Theil’s statistic leverages this idea. We calculate the entropy for the unit, \( E \). We calculate the entropy for each of the \( j \) sub-units in the unit, \( E_j \). Then the statistic averages the sub-unit’s deviations from the larger unit. It’s a weighted average, where the weight is the sub-unit’s size as a share of the unit, \( p_j / p \). And we scale the entropy deviation by the unit’s entropy, so that we can compare this measure across different types of units. That gives us this:

$$ H = \sum_j \frac{p_j}{p} \frac{E - E_j}{E} $$

With me so far? Good. Here’s where it gets fun.
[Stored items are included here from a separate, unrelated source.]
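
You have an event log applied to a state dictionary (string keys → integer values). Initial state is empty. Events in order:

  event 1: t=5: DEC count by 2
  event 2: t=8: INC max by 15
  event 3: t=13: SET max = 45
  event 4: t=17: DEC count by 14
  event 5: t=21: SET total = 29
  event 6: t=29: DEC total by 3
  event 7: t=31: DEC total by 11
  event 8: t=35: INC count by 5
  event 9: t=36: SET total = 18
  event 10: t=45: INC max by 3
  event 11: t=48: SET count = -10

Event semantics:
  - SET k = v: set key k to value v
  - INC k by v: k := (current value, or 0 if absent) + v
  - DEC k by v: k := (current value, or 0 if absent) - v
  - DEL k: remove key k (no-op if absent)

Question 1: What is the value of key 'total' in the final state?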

Let’s imagine that our workplaces are nested within groups. This happens all the time. In the US, for example, workplaces are scattered all over the country, and racial populations are also scattered–non-uniformly!–over the country. Thus there are a lot of latino workers in Californian worklplaces and far fewer in Maine workplaces. Does this difference represent segregation, though? It’s a judgment call in each case, but in this case I would say no. No one who lives in California is likely to work in Maine and vice versa. Where people live of course isn’t random, and a ton of people study that; but if you want to characterize and understand segregation among workers, you want to start with units that could feasibly be integrated. Another way to say this is, if all of the segregation between worklpaces in America could be reduced to the uneven geographic spread of different racial populations, then fretting about and intervening at the level of the workplace doesn’t make much sense. We want a way to separate out these two, and Theil’s \( H \) gives us a way.

If the unit can be completely divided into \( G \) mutually exclusive groups then Theil’s \( H \) can be decomposed into \( G + 1 \) components: one for the segregation between groups and \( G \) for the segregation within each group:

$$ H = \overbrace{ \sum_g \frac{p_g}{p} \frac{E - E_g}{E} }^\text{Between-group} + \overbrace{ \sum_g \frac{p_g}{p} \frac{E_g}{E} \left( \sum_j \frac{p_{gj}}{p_g} \frac{E_g - E_{gj}}{E_g} \right) }^\text{Within groups} $$

Notice that each of the within-group bits is just the simpler version of \( H \). That’s how the fractal nature of this statistic shows up. Those lower-level statistics are then put into a weighted sum, where the weights are the group’s relative size and the group’s relative diversity (i.e., its relative entropy).

I don’t want to lose track of why this is useful. If you go back to my example, the first term above–that “Between-group” bit–would account for the different distribution of races between, say, California and Maine. This makes interpreting the second terms easier. Given the structure of the workforce in California, how segregated are workers between workplaces there? Given the structure of the workforce in Maine, how segregated are workers between workplaces there?

This also gives you a way to think about why the weights are what they are. Californian workplaces might be less segregated than “Downeaster” ones (or whatever the Hell people from Maine call themselves–I can’t even be bothered to Google it). Yet California is a lot bigger than Maine, so what segregation there is affects more people. And California is a lot more diverse than Maine, so again the possible impact of segregation is bigger. Hence those weights.

You can keep doing this. We’ve calculated three-level decompositions that include segregation between occupations within workplaces, for example. But eventually the code for doing so starts to break your head. Or at least it does given how we’d written it! Solving that little problem will be a matter for future posts.